The main causes of leaky gut and SIBO are:

  • reduced peristalsis - movement of the smooth muscle of the intestine);
  • lack of digestive secretions;
  • malabsorption of nutrients;
  • intestinal infection (by the Candida Albicans yeast infection for example); and
  • altered pH in the stomach.


Foods to Avoid When Treating the Gut

How we eat can create a leaky gut and SIBO. Here are the ways that we may be unknowingly damaging our small and large intestines:

  • consuming a diet high in refined sugar - slows the activity of the gastrointestinal tract);
  • eating a high protein diet – particularly red meat and processed meats two or three times per day;
  • consciously or unconsciously following a diet high in unhealthy saturated and trans fats;
  • having low levels of stomach acid (called hydrochloric acid) which fails to cause closure of the lower esophageal sphincter;
  • creating a weak iliocecal valve which separates the small and large intestines - due to constant straining with defecation and/or experiencing long term constipation; and
  • having a low fibre diet.


Best Course of Action

We really do not need to test for SIBO. If we alter the diet we can heal this condition within two to three weeks! In order to reverse the conditions of dysbiosis and SIBO the cell membranes forming the walls of the small and large intestines must be healed.


Gut Healing Strategies 

The goal when healing the gut is to avoid eating foods that could further cause damage to the cell membrane. For healing to occur, it is best to follow the guidelines below:

  • completely avoid any sources of refined sugar
  • all processed/packaged foods
  • eliminate gluten (ideally all grains)
  • remove all sources of dairy – unless the food is particularly labeled dairy free, avoid all milk, yogurt, cheese, kefir, sour cream, ice cream, gelato, whey protein, lactose and casein in deli meats (kosher/pareve labelled sources are ok), breads baked with milk and/or butter, protein bars, anything that says ‘butter flavoured’ like chips or popcorn, canned tuna (contains hydrolyzed caseinate), and soy based ‘cheese’
  • limit red meat to once per week
  • increase the number of servings of mostly lightly steamed vegetables to improve dietary fibre intake
  • increase the amount healthy saturated fat through the addition of avocado, coconut and olive oils, olives, nuts and seeds,


Treat with Probiotics

One of the fastest acting treatments for dysbiosis and SIBO include the addition of broad spectrum probiotic supplements to increase the level of ‘friendly’ bacteria in the gut. 

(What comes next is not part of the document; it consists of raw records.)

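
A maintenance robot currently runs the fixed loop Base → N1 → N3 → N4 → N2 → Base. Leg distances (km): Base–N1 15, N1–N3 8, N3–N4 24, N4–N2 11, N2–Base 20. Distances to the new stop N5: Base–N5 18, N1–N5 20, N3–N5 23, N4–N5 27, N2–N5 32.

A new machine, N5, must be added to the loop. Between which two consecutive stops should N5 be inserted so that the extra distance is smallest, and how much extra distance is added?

Adding 23 km by placing N5 on the Base–N1 leg.

Insertion cost between consecutive stops i–j is d(i,N5) + d(N5,j) − d(i,j):
  between Base and N1: 18 + 20 − 15 = 23
  between N1 and N3: 20 + 23 − 8 = 35
  between N3 and N4: 23 + 27 − 24 = 26
  between N4 and N2: 27 + 32 − 11 = 48
  between N2 and Base: 32 + 18 − 20 = 30
Cheapest insertion is between Base and N1, adding 23.
New total = 78 + 23 = 101.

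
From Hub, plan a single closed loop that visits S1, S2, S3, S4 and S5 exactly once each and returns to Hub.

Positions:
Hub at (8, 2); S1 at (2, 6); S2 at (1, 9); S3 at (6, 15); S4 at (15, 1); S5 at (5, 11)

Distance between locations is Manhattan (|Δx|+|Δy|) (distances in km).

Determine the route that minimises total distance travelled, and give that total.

Minimum total distance: 56 km.

With 5 stops there are 5!/2 = 60 distinct round trips (a route and its reverse cost the same).
Hub - S1 - S2 - S3 - S4 - S5 - Hub: 10+4+11+23+20+12 = 80
Hub - S1 - S2 - S3 - S5 - S4 - Hub: 10+4+11+5+20+8 = 58
Hub - S1 - S2 - S4 - S3 - S5 - Hub: 10+4+22+23+5+12 = 76
Hub - S1 - S2 - S4 - S5 - S3 - Hub: 10+4+22+20+5+15 = 76
Hub - S1 - S2 - S5 - S3 - S4 - Hub: 10+4+6+5+23+8 = 56
Hub - S1 - S2 - S5 - S4 - S3 - Hub: 10+4+6+20+23+15 = 78
Hub - S1 - S3 - S2 - S4 - S5 - Hub: 10+13+11+22+20+12 = 88
Hub - S1 - S3 - S2 - S5 - S4 - Hub: 10+13+11+6+20+8 = 68
Hub - S1 - S3 - S4 - S2 - S5 - Hub: 10+13+23+22+6+12 = 86
Hub - S1 - S3 - S4 - S5 - S2 - Hub: 10+13+23+20+6+14 = 86
Hub - S1 - S3 - S5 - S2 - S4 - Hub: 10+13+5+6+22+8 = 64
Hub - S1 - S3 - S5 - S4 - S2 - Hub: 10+13+5+20+22+14 = 84
Hub - S1 - S4 - S2 - S3 - S5 - Hub: 10+18+22+11+5+12 = 78
Hub - S1 - S4 - S2 - S5 - S3 - Hub: 10+18+22+6+5+15 = 76
… (46 more)
The minimum is 56.
One optimal route: Hub → S1 → S2 → S5 → S3 → S4 → Hub (or its reverse).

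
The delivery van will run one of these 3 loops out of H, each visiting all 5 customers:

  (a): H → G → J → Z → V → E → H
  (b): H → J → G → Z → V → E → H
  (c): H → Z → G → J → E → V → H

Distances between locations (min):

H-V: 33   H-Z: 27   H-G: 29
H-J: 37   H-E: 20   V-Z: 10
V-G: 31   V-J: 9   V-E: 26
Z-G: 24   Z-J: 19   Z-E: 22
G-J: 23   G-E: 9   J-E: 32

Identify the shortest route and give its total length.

Shortest is (a), total 127 min.

(a): 29 + 23 + 19 + 10 + 26 + 20 = 127
(b): 37 + 23 + 24 + 10 + 26 + 20 = 140
(c): 27 + 24 + 23 + 32 + 26 + 33 = 165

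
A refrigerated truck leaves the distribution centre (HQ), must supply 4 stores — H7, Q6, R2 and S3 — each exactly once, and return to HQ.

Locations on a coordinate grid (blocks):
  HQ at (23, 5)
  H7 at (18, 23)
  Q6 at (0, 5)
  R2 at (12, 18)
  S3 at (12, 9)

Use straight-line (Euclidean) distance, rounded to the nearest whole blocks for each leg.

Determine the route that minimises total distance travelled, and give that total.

There are 12 distinct closed tours to check (reversals are equivalent).
HQ→H7→Q6→R2→S3→HQ: 19+25+18+9+12 = 83
HQ→H7→Q6→S3→R2→HQ: 19+25+13+9+17 = 83
HQ→H7→R2→Q6→S3→HQ: 19+8+18+13+12 = 70
HQ→H7→R2→S3→Q6→HQ: 19+8+9+13+23 = 72
HQ→H7→S3→Q6→R2→HQ: 19+15+13+18+17 = 82
HQ→H7→S3→R2→Q6→HQ: 19+15+9+18+23 = 84
HQ→Q6→H7→R2→S3→HQ: 23+25+8+9+12 = 77
HQ→Q6→H7→S3→R2→HQ: 23+25+15+9+17 = 89
HQ→Q6→R2→H7→S3→HQ: 23+18+8+15+12 = 76
HQ→Q6→S3→H7→R2→HQ: 23+13+15+8+17 = 76
HQ→R2→H7→Q6→S3→HQ: 17+8+25+13+12 = 75
HQ→R2→Q6→H7→S3→HQ: 17+18+25+15+12 = 87
The minimum is 70.
One optimal route: HQ → H7 → R2 → Q6 → S3 → HQ (or its reverse).

Shortest round trip = 70 blocks.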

It is suggested that probiotics can be most helpful taken just before bed on an empty stomach. This way the bacteria can repopulate the gut and any early side effects of newly introduced busy bacteria, such as gas or bloating, will not be as uncomfortable as during the day.

Probiotic foods can also be helpful. Try a tablespoon or two of coconut or water buffalo kefir, kimchi, or sauerkraut with each meal. Delicious and very healthy at the same time!